According to one police officer's statement, "Mr. Metropoulos told me that while the boys were sleeping, he felt both of them in the genital areas..."
Metropoulos was arrested Saturday for allegedly recording a woman in the shower. He is charged with violation of privacy and possession of child pornography, which police said they seized after searching his computers.
Metropoulos' bail is set at $100,000 cash. Bail conditions include that Metropoulos is not to have contact with children under 18 and he is not to use or possess any devices that can access the internet. He will be subject to random searches for internet devices.
The Deputy District Attorney Michael Roberts said it is too early to tell if he will face any other charges.
"If he's somebody who's a predator, who's used his position in the church to gain the trust of children and parents and families to engage in this conduct, that's just horrific," Roberts said. "If he's somebody who's got issues of his own and has made a mistake here, but isn't necessarily a predator, that's a completely different situation, but we have to err on the side of caution and assume, given his history, particularly with an earlier conviction, that this may be a predator that we need to take very seriously."

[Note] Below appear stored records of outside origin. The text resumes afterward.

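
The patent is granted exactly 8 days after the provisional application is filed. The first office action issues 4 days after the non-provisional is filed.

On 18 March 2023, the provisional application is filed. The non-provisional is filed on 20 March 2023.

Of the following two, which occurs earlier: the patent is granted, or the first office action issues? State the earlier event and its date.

The provisional application is filed: Mar 18, 2023.
The patent is granted: Mar 18, 2023 + 8 days = Mar 26, 2023.
The non-provisional is filed: Mar 20, 2023.
The first office action issues: Mar 20, 2023 + 4 days = Mar 24, 2023.
Comparing: the patent is granted on Mar 26, 2023 vs the first office action issues on Mar 24, 2023. Earlier: the first office action issues.

The first office action issues — 24 March 2023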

Metropoulos does have a criminal past. He was convicted of a sex crime in Michigan in 1983.
The Greek Archdiocese said it conducted a criminal background check on Father Metropolouos only in the states of Maine and Massachusetts when he was ordained in 2000, so the Michigan conviction didn't show up. They have since switched to a national background check.
The Greek Orthodox Archdiocese of America has suspended Father Metropoulos indefinitely. He will also have to go through their ecclesiastical court to determine his status with the church.